Babe! I just farted and I swear to jesus lord christ that it sounded like ur name! Ok, more like Meeatt but still... awesome.
I woke up and there was 3 different size condom wrappers on the floor. What is this goldie locks and the 3 condoms???
well I mean we knew we had more drinkers than runners, so we had a "case race for the cure" for relay for life instead of an actual marathon. day drinking and philanthropy. can't go wrong.
it's all just a bunch of faces and i remember what the floor looked like.
I have no idea.
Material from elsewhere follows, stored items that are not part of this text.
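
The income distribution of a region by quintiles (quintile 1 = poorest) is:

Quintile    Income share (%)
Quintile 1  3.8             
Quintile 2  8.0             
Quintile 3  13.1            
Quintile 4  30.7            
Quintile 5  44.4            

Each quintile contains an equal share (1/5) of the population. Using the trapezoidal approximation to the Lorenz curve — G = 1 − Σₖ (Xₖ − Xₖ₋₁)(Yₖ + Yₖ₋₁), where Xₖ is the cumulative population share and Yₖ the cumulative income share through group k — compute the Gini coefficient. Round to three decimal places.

0.416

Cumulative income shares Yₖ: 0.0380, 0.1180, 0.2490, 0.5560, 1.0000
Σ (Xₖ−Xₖ₋₁)(Yₖ+Yₖ₋₁) = (1/5)(0.0380+0.0000) + (1/5)(0.1180+0.0380) + (1/5)(0.2490+0.1180) + (1/5)(0.5560+0.2490) + (1/5)(1.0000+0.5560)
  = 0.0076 + 0.0312 + 0.0734 + 0.1610 + 0.3112 = 0.5844
G = 1 − 0.5844 = 0.4156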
After the fireworks it all went to shit. Do you know why I woke up with a road sign?
Brought 2 entire pizzas with to the bar, everyone loves us
I remember you licked my face and said that's all you're getting
lost her for two hours. she was banging a russian guy in her car in the parking lot. he told her she was majestic.
We smoked a blunt in a stall where a drag queen was fucking a bartender in the ass. So theres gonna be a second date :)
She throws back shots like they are NO-THING. I swear, she goes through like five straight tequila shots, does a jello shot, chases with half a hot dog, has a rum and coke, and then takes her shirt off and makes an impromptu bandage out of it for fuckin' Tim who cut himself on the flagpole. I'm going to marry her.
I asked him to change the channel. There was no way I could do reverse cowgirl with golf on.
Hey, you know that marble art statue thing in your bedroom? Hypothetically what would happen if a penis got stuck in it?
I'm covered in glow paint and shame. I'm never leaving this country
I dont pretend to understand how the heterosexual mind works. Its a mysterious cavern of stupidity and disgusting sexual acts.